Reona Jean Daly
How Judge Daly decides
Patterns drawn from this judge's own signed orders. Every observation links to the order it came from.
What persuades
On a failure-to-prosecute motion she weighs the plaintiff's demonstrated intent to proceed: cooperation in discovery and clear signals of intent defeat the motion even after a missed deadline (Hileman), but ignoring multiple orders and a show-cause warning yields dismissal WITH prejudice (Jeffries).
“although Hileman failed to meet the deadline to file his notice to proceed pro se, 'he has made clear to the Court that he intends to proceed with the case and is cooperating in the discovery process'”
Procedural preferences
Confirms subject-matter jurisdiction before reaching the merits/disposition, including in default/removal postures (disregards fictitious defendants' citizenship under 1441(b); evaluates amount-in-controversy on record evidence).
“The undersigned is satisfied that this Court has subject matter jurisdiction to determine Plaintiff's case. 28 U.S.C. 1332(a)(1).”
Holds Rule 56 movants -- including pro se litigants -- to the record-citation requirement; pro se status earns liberal construction but not an exemption from Rule 56(c).
“The Court liberally construes pleadings filed by pro se litigants, but Plaintiff must still follow this rule.”
Resolves prisoner exhaustion disputes on the Pavey track -- holds an evidentiary hearing before recommending summary judgment for failure to exhaust (dismissal without prejudice).
“recommending, after holding an evidentiary hearing, that the Court grant the defendants' motion for summary judgment ... and dismiss ... for failure to exhaust administrative remedies”
Cautions
Sets a high bar for inherent-authority sanctions: requires a finding of bad faith, and will steer parties to Rule 11 for litigation-conduct complaints rather than penalize mere haste/imprecision.
“Any sanctions imposed pursuant to the court's inherent authority must be premised on a finding of bad faith ... such hastiness would have been better addressed by way of a Rule 11 motion for sanctions”
Magistrate judge: her dispositive outcomes are RECOMMENDATIONS subject to district-judge review. Only 6 classified orders -- illustrative, never a rate. Where an R&R drew no objection, the DJ reviews only for clear error.
Motion outcomes
Counted from classified signed orders only. Percentages are shown only where the sample is large enough to be meaningful; smaller samples are reported as raw counts.
| Summary judgment N = 2 |
Granted: 1Denied: 1 | counts only |
| Motions to dismiss N = 2 |
Granted: 1Denied: 1 | counts only |
| Motion for sanctions N = 1 |
Denied: 1 | counts only |
| Motions to remand N = 1 |
Denied: 1 | counts only |
A "1 of 1" is one ruling, not a tendency. Treat small samples as illustrative, not predictive.
Signed rulings
A grounded sample of orders signed by this judge, with the verbatim dispositive language.
“ADOPTS the Report in its entirety (Doc. 31); GRANTS the defendants' motion for summary judgment (Doc. 22); DISMISSES McKenney's claims in this case without prejudice for failure to exhaust administrative remedies”
“The Report and Recommendation (Doc. 31) is ADOPTED in its entirety, and Plaintiff's motion for sanctions (Doc. 26) is DENIED.”
“Plaintiff's Motion for Summary Judgment is DENIED.”
“ADOPTS the Report and Recommendation in its entirety.

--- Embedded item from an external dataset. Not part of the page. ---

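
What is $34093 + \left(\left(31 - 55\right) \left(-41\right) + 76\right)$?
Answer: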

Defendants' Motion to Dismiss for Lack of Prosecution (Doc. 24) is DENIED.”
“it is RECOMMENDED that this case be DISMISSED WITH PREJUDICE for Plaintiff's failure to prosecute.”
“the Court finds no clear error in Judge Daly's findings, analysis and conclusions, and adopts her Report and Recommendation in its entirety. ... Plaintiff's motion to remand (Doc. 12) is DENIED.”